Probe was ordered into taking of loans by pledging leased forest land
Environmental organisations here have asked the government to order an inquiry by the Central Bureau of Investigation (CBI) into the encroachment and sale of large tracts of forest land in Nelliampathy. On Saturday, the State government had agreed to a CBI investigation into a scam involving pledging of leased forest land and taking out Rs.15-crore loan from the Kerala State Industrial Development Corporation (KSIDC) and nationalised banks. The eco forums demanded that the scope of the CBI probe be extended to the ‘rampant encroachment and sale of forest land’ in the region.
The Padagiri police in Nelliampathy and later the Crime Branch had investigated forest land encroachment, following complaints from the Forest Department in 2010. In April 2012, the head of the special investigation team K. Sreedharan, who first inquired the case, filed six cases in the Alathur Judicial First Class Magistrate Court against two lessees of Meera Flour Estate; one each from Shernelly and Brook Land; seven from Karapara, and three from Lakshmi Estate.

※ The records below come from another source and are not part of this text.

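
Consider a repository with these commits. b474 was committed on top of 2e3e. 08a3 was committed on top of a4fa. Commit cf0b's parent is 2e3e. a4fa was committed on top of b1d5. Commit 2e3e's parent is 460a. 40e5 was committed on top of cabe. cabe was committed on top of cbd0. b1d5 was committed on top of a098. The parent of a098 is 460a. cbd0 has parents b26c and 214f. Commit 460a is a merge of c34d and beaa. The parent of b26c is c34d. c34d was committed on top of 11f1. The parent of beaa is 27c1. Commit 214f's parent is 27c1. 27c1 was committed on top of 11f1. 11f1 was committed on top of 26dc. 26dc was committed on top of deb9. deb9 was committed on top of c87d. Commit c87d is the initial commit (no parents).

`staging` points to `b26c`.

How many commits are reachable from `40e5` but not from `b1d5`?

5

Reachable from 40e5: {11f1, 214f, 26dc, 27c1, 40e5, b26c, c34d, c87d, cabe, cbd0, deb9}.
Reachable from b1d5: {11f1, 26dc, 27c1, 460a, a098, b1d5, beaa, c34d, c87d, deb9}.
In 40e5's history but not b1d5's: {214f, 40e5, b26c, cabe, cbd0} — 5 commits.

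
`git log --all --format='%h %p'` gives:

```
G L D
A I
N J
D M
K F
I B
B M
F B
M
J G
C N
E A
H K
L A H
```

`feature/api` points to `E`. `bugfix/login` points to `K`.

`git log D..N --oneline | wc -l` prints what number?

Reachable from N: {A, B, D, F, G, H, I, J, K, L, M, N}.
Reachable from D: {D, M}.
In N's history but not D's: {A, B, F, G, H, I, J, K, L, N} — 10 commits.

10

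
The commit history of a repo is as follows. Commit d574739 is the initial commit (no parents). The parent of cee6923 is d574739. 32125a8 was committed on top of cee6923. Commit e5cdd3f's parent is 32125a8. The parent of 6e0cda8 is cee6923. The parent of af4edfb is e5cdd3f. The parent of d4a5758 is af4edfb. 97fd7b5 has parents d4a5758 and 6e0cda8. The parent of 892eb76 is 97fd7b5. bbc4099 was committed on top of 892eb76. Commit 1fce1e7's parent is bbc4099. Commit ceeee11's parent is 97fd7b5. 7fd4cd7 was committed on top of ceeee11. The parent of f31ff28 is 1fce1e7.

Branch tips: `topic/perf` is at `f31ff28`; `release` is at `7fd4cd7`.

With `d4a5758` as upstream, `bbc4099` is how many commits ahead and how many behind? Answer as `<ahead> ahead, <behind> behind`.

4 ahead, 0 behind

Reachable from bbc4099: {32125a8, 6e0cda8, 892eb76, 97fd7b5, af4edfb, bbc4099, cee6923, d4a5758, d574739, e5cdd3f}.
Reachable from d4a5758: {32125a8, af4edfb, cee6923, d4a5758, d574739, e5cdd3f}.
Only in bbc4099's history (ahead): {6e0cda8, 892eb76, 97fd7b5, bbc4099} — 4.
Only in d4a5758's history (behind): {} — 0.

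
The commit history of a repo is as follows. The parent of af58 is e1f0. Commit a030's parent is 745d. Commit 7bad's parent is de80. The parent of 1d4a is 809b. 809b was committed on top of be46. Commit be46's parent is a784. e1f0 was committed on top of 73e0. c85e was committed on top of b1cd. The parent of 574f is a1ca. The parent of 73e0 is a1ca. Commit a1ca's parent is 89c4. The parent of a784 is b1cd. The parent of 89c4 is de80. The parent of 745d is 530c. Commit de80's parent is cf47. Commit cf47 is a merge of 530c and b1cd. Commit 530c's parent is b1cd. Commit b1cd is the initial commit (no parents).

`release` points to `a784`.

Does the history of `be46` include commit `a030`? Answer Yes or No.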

Cases were registered against Revenue officials for giving possession and encumbrance certificates for government-leased land to help their present holders take out bank loan. Bank officials were charged with conspiracy and connivance in accepting leased forest land as security for bank loan.
N.K. Sasidharan, Chief Conservator of Forests (CCF), Eastern Circle, told The Hindu on Sunday that the lessee should get the approval of the Union government to make changes in the lease pact as per the Forest Conservation Act of 1980. The Forest Department could take action, including eviction, for violating the lease conditions under the 1980 Act. The Department found from the lease documents that 27 of the 52 estates in Nelliampathy violated lease agreements, he said.
P.S. Panikkar of Jana Jagratha, a people’s vigilance group, said violation of agreement should result in lease cancellation and resumption of forest land. However, the Forest Department had sought government permission to resume land only in seven cases. Two years later, the government was yet to give permission, said Tony Thomas of eco forum ‘One Earth One Life’ who got impleaded in the Nelliampathy forest land cases.
The forest lands were given on lease between 1863 and 1962. They were declared reserve forest by the Cochin government. “Only coffee and cardamom were to be cultivated in these areas. But now, other crops, including rubber, are cultivated,” Mr. Thomas said.
The lessor (government) kept “the right over the soil, all running water beyond the quantity necessary for the working and workers of the estate and also the right of collection and removal of minor forest produce, mineral laterite or other similar substances, timber and firewood.”
Many estates had abandoned plantation and were promoting tourism, Mr. Thomas alleged.